The pending bill combines carrot and stick. It would provide prison rape reduction grants, while cutting other law enforcement grants for states that fail to set rape prevention standards or opt out of the law. A national commission would be created to develop rape prevention standards and collect statistics. Most important, the law would single out negligent corrections systems heads when their prison rape rates significantly exceed the national averages. The total cost–about $60 million–is less than the federal government spends to subsidize overseas agribusiness advertising. Given that the Supreme Court’s 1994 Farmer v. Brennan decision found that pervasive jailhouse rape violated prisoners’ constitutional rights, it’s a modest measure.

But it may prove revolutionary nonetheless: Accountability, standards, and record-keeping could improve prison management standards where litigation has failed. “This has the potential to create an entire new culture in prisons,” says Mark Earley, the former Virginia attorney general who now heads Charles Colson’s Prison Fellowship Ministries. “People will realize that there’s a zero tolerance policy towards something which was long considered a fact of prison life.”

In its emphasis on accountability and protections for state sovereignty, the Kennedy-Wolf bill takes a distinctly conservative approach. While activists and politicians on the left have played major roles in shaping the legislation, the bulk of the credit belongs to the evangelical groups that Hudson Institute fellow Michael Horowitz drew together. Indeed, the American Civil Liberties Union has refused to get on board. Elizabeth Alexander, who heads the ACLU’s National Prison Project, emphasizes that the civil liberties giant hasn’t opposed the bill, but she has little good to say about it. “It will have no immediate effect,” she gripes.

Alexander favors amending a 1996 law–the Prison Litigation Reform Act–which required prisoners to exhaust internal grievance procedures before suing corrections officials in federal court. Before the law went into effect, prisoners frequently alleged human rights violations when administrators provided chunky rather than creamy peanut butter or refused to allow them to practice martial arts behind bars.
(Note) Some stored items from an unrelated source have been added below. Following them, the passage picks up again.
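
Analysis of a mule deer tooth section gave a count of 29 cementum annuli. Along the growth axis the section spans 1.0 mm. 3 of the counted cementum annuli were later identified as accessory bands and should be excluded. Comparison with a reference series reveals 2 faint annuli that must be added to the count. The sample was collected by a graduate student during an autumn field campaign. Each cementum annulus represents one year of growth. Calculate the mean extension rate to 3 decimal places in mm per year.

0.036 mm per year

True cementum annulus count = 29 − 3 + 2 = 28.
1.0 mm over 28 years gives 1.0 / 28 ≈ 0.036 mm per year.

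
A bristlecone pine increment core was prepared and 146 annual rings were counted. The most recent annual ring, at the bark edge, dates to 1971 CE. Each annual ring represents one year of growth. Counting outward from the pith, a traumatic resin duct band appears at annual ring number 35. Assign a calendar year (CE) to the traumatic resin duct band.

The traumatic resin duct band sits at annual ring 35 from the pith, so 146 − 35 = 111 annual rings formed after it.
Counting back 111 years from 1971 CE places the traumatic resin duct band in 1971 − 111 = 1860 CE.

1860 CE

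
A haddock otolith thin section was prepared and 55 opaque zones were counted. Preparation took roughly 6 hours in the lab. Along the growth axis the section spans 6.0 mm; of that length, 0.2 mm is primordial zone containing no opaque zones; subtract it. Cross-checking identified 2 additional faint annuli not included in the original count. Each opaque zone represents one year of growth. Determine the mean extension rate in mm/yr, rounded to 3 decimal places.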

While the 1996 reform made sense–giving bored thugs unlimited access to federal courts cost enormous amounts of money and produced almost no improvements in prison management–it may have gone too far.

In the case of prison rape, concerns about privacy and embarrassment mean that it makes sense for prisoners to have some method other than internal grievance procedures for making initial complaints. (Many of the supporters of Kennedy-Wolf agree with Alexander on this.) But it’s unlikely that the litigation approach favored by the ACLU would solve the problem: The epidemic of prison rape developed between the late 1970s and mid-1990s even as prison lawsuits increased more than five-fold.

The ACLU’s approach, says Earley, promises little more than “a bonanza for trial lawyers.” But the ACLU, beholden to its base on the left, refuses to support anything that doesn’t make it easier to sue. Alexander, indeed, has suspicions about the very concept of prisons–“It’s just an example of unlimited state power,” she says.

Prisons aren’t going to vanish. Indeed, crime has fallen steeply in large measure because America has been so willing to invest in them. The real crisis in America’s correctional system–of which the prevalence of rape is only the most obvious example–comes from an abject failure at holding prison managers accountable. Without any clear statistics on prison rape or guidelines for preventing it, negligent and malicious prison administrators can claim that the problem doesn’t exist in their systems. The new legislation promises to embarrass these callous administrators into action. Each day Congress sits on the legislation, jailhouse rapists will claim another 650 victims. There’s no excuse for further delay.